In creating the first visual style, we created visual aspects that are commonly used in the food industry and associated with healthy eating. The result was a colorful, free flowing visual take that gives a sense of home.
We learned a lot about using multi-colored type in our UI and creating various stylized elements for each page. However, after testing and critique, we were able to target additional pain points that were confusing and lacked clarity.
The second visual style is simplified and structured. We analyzed UI trends, best practices, and recipe websites/apps to develop a new UI. Version B's style is less playful and more organized. In addition to changing the visual look to be more cohesive, we also enhanced small details to create a better flow and make information clearer.

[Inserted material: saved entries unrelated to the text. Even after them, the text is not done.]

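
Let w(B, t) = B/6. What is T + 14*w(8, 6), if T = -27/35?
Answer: 1879/105 ≈ 17.895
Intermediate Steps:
T = -27/35 (T = -27*1/35 = -27/35 ≈ -0.77143)
w(B, t) = B/6 (w(B, t) = B*(⅙) = B/6)
T + 14*w(8, 6) = -27/35 + 14*((⅙)*8) = -27/35 + 14*(4/3) = -27/35 + 56/3 = 1879/105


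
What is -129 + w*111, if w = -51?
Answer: -5790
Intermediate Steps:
-129 + w*111 = -129 - 51*111 = -129 - 5661 = -5790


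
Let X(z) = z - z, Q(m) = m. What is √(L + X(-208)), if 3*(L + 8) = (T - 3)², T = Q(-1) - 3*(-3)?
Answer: √3/3 ≈ 0.57735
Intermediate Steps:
X(z) = 0
T = 8 (T = -1 - 3*(-3) = -1 + 9 = 8)
L = ⅓ (L = -8 + (8 - 3)²/3 = -8 + (⅓)*5² = -8 + (⅓)*25 = -8 + 25/3 = ⅓ ≈ 0.33333)
√(L + X(-208)) = √(⅓ + 0) = √(⅓) = √3/3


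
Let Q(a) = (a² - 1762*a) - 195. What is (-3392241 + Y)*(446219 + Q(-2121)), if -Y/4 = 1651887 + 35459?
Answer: -88048239413875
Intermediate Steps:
Q(a) = -195 + a² - 1762*a
Y = -6749384 (Y = -4*(1651887 + 35459) = -4*1687346 = -6749384)
(-3392241 + Y)*(446219 + Q(-2121)) = (-3392241 - 6749384)*(446219 + (-195 + (-2121)² - 1762*(-2121))) = -10141625*(446219 + (-195 + 4498641 + 3737202)) = -10141625*(446219 + 8235648) = -10141625*8681867 = -88048239413875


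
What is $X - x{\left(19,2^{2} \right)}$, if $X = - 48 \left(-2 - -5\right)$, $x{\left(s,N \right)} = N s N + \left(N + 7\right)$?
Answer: $-459$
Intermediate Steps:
$x{\left(s,N \right)} = 7 + N + s N^{2}$ ($x{\left(s,N \right)} = s N^{2} + \left(7 + N\right) = 7 + N + s N^{2}$)
$X = -144$ ($X = - 48 \left(-2 + 5\right) = \left(-48\right) 3 = -144$)
$X - x{\left(19,2^{2} \right)} = -144 - \left(7 + 2^{2} + 19 \left(2^{2}\right)^{2}\right) = -144 - \left(7 + 4 + 19 \cdot 4^{2}\right) = -144 - \left(7 + 4 + 19 \cdot 16\right) = -144 - \left(7 + 4 + 304\right) = -144 - 315 = -459$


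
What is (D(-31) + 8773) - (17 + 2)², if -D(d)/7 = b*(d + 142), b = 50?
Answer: -30438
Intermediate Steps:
D(d) = -49700 - 350*d (D(d) = -350*(d + 142) = -350*(142 + d) = -7*(7100 + 50*d) = -49700 - 350*d)
(D(-31) + 8773) - (17 + 2)² = ((-49700 - 350*(-31)) + 8773) - (17 + 2)² = ((-49700 + 10850) + 8773) - 1*19² = (-38850 + 8773) - 1*361 = -30077 - 361 = -30438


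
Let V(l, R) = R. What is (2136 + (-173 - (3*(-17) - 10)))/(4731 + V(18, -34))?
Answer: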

We eventually leaned on the second version to be the final design since it has better usability, greater accessibility, and clearer visual and typographical hierarchy. It allows the user to see more information at a quick glance and highlighted crucial information more heavily.
Based on our learnings from the previous visual iterations, the strongest components of both were used to create an interface that best reflects the needs of those who need to save time and money in the kitchen.
The first iteration of the visual style relied heavily on the use of multiple colors and variation of typography as the aesthetic. The second iteration allows the user to focus on important information without the use of numerous colors. If we were to continue this project, we would love to explore accessibility in user-centered design, understand how it effects those in the kitchen, and potentially design an accessibility-focused iteration.